MATA INDONESIA, JAKARTA – Pengamat intelijen dan keamanan Stanislaus Riyanta menilai bahwa dua oknum polisi yang menjual amunisi senjata api ke kelompok separatis dan teroris (KST) Papua di wilayah Nabire, Papua harus mendapatkan hukuman yang berat. Ia menilai bahwa tindakan tersebut tidak bisa ditoleransi dan dibiarkan.
“Perilaku oknum aparat yang seperti ini yang sangat keterlaluan, pemerintah harus tegas dengan menghukum seberat-beratnya terhadap oknum aparat yang menjadi pengkhianat,” kata Stanislaus kepada Mata Indonesia News, Sabtu 30 Oktober 2021.

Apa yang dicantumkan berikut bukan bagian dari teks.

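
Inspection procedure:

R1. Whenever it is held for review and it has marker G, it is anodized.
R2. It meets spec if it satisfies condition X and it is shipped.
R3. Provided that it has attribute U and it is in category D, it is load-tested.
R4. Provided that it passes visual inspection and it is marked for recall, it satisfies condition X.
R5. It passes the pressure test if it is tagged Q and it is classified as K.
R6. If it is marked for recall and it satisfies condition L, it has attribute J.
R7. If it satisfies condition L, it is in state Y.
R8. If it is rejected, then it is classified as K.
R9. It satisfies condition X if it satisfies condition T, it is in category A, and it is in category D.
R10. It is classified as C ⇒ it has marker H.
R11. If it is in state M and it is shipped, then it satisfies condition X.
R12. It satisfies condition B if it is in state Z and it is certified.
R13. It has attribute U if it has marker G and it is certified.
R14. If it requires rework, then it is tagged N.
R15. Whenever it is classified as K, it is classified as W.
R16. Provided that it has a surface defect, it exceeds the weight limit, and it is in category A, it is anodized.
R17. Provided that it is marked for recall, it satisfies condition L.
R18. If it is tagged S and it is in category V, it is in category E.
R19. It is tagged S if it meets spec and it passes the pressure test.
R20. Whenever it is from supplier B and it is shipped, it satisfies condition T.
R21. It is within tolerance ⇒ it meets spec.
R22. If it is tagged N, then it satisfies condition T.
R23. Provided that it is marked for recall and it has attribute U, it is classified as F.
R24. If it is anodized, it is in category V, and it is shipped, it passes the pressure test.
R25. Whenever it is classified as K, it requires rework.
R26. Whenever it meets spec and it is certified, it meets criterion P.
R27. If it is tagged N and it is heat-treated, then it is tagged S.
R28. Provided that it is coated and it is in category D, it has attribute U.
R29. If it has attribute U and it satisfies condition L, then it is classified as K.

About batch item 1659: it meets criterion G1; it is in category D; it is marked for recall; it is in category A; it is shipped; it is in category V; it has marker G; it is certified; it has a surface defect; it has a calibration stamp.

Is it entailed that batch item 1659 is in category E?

Forward chaining from the given facts derives: has attribute U, satisfies condition L, is classified as F, is classified as K, is load-tested, has attribute J, is in state Y, is classified as W, requires rework, is tagged N, satisfies condition T, satisfies condition X, meets spec, meets criterion P.
The only rule concluding "it is in category E" is R18, which needs "it is tagged S"; that is never established.

No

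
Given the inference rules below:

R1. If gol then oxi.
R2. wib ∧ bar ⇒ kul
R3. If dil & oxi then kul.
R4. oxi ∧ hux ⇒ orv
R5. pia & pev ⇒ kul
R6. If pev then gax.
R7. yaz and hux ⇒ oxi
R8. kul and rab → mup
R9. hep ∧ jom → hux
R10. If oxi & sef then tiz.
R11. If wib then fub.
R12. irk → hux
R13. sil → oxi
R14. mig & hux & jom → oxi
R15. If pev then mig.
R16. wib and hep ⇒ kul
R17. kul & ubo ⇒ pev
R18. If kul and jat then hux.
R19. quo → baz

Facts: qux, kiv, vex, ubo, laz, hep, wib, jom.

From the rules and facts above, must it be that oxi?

hux  (by R9: hep, jom)
kul  (by R16: wib, hep)
pev  (by R17: kul, ubo)
mig  (by R15: pev)
oxi  (by R14: mig, hux, jom)

Yes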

Maka, ia mengimbau supaya aparat keamanan lebih ketat lagi dalam mengawasi aliran senjata dan amunisi. Termasuk prosedur ketika aparat sedang mengoperasikan senjata.

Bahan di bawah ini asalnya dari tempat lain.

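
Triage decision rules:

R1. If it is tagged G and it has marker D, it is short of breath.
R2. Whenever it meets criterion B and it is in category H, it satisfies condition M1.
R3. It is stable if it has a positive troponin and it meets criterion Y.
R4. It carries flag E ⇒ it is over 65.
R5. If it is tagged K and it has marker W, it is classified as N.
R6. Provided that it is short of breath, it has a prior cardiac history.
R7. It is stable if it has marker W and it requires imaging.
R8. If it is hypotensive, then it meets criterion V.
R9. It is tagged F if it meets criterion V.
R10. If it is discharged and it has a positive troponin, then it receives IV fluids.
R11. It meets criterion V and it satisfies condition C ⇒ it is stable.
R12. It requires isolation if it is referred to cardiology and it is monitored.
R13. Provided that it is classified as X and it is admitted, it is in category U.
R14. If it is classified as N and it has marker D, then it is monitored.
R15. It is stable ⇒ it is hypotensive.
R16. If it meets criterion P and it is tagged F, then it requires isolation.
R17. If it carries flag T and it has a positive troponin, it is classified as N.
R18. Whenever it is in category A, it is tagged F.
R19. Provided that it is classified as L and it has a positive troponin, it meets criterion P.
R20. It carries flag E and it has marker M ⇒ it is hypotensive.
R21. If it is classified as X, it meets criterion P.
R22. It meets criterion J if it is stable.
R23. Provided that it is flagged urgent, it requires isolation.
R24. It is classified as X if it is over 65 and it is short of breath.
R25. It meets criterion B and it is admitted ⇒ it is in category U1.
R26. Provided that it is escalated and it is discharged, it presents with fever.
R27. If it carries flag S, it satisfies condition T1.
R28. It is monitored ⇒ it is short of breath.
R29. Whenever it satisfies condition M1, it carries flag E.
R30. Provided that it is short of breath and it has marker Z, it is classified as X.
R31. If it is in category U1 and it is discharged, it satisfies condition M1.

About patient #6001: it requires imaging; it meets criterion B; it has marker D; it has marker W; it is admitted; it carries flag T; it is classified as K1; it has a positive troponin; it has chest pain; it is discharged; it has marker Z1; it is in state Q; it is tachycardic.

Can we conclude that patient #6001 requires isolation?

Yes

By R7 (it has marker W, it requires imaging): it is stable.
By R15 (it is stable): it is hypotensive.
By R17 (it carries flag T, it has a positive troponin): it is classified as N.
By R25 (it meets criterion B, it is admitted): it is in category U1.
By R31 (it is in category U1, it is discharged): it satisfies condition M1.
By R8 (it is hypotensive): it meets criterion V.
By R9 (it meets criterion V): it is tagged F.
By R14 (it is classified as N, it has marker D): it is monitored.
By R28 (it is monitored): it is short of breath.
By R29 (it satisfies condition M1): it carries flag E.
By R4 (it carries flag E): it is over 65.
By R24 (it is over 65, it is short of breath): it is classified as X.
By R21 (it is classified as X): it meets criterion P.
By R16 (it meets criterion P, it is tagged F): it requires isolation.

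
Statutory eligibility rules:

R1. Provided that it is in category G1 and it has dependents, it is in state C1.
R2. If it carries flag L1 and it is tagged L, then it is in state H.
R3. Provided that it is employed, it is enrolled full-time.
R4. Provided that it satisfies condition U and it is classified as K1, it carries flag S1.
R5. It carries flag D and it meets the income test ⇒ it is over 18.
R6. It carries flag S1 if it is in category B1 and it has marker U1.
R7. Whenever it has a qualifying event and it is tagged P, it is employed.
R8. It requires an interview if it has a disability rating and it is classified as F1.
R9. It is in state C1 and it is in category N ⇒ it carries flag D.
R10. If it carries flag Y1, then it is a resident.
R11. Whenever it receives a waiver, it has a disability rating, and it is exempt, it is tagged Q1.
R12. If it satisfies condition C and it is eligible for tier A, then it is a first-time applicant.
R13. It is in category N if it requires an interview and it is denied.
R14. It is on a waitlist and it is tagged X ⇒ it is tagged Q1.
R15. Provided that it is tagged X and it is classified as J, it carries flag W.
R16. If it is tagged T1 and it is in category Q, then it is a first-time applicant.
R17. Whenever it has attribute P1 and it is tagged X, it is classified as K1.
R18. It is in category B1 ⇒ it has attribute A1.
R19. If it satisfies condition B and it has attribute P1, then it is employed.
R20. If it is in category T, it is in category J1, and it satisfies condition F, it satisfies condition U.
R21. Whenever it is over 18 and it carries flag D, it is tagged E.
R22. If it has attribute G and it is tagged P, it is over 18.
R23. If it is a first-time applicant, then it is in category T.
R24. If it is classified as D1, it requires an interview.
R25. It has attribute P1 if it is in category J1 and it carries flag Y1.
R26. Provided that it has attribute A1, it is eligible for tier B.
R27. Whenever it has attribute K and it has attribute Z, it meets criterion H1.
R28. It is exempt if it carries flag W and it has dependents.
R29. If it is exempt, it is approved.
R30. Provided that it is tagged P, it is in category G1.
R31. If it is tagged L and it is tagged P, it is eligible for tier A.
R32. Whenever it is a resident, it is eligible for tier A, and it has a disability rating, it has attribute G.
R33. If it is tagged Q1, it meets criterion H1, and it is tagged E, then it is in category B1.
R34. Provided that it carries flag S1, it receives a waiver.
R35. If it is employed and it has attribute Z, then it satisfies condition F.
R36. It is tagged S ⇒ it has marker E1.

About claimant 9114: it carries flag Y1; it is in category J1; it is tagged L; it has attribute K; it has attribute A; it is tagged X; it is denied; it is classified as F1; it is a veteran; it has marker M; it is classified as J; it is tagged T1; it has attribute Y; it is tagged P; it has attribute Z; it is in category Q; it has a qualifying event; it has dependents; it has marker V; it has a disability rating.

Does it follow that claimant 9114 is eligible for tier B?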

“Pengawasan internal perlu lebih ketat, termasuk penggunaan senjata dan amunisi, prosedur harus lebih diketatkan,” kata Stanislaus.
Dua anggota polisi itu masing-masing berinisial JPO yang bertugas di Polres Nabire, dan AS bertugas di Polres Kabupaten Yapen. Meski demikian Kasatgas Penegakan Hukum Operasi Nemangkawi, Kombes Faisal Ramadhani belum bisa menjelaskan secara rinci terkait kronologi penangkapan tersebut. Namun ia menegaskan bahwa pemeriksaan masih terus berjalan.
“(Status hukum) lagi dilakukan pemeriksaan. Belum digelar (perkara),” kata Kombes Faisal.
Sampai dengan saat ini pemerintah menggunakan Undang-undang nomor 5 Tahun 2018 tentang Pemberantasan Tindak Pidana Terorisme sebagai landasan hukum. Landasan ini dipegang teguh untuk memberantas sekitar 19 kelompok separatis dan teroris yang ada di Papua.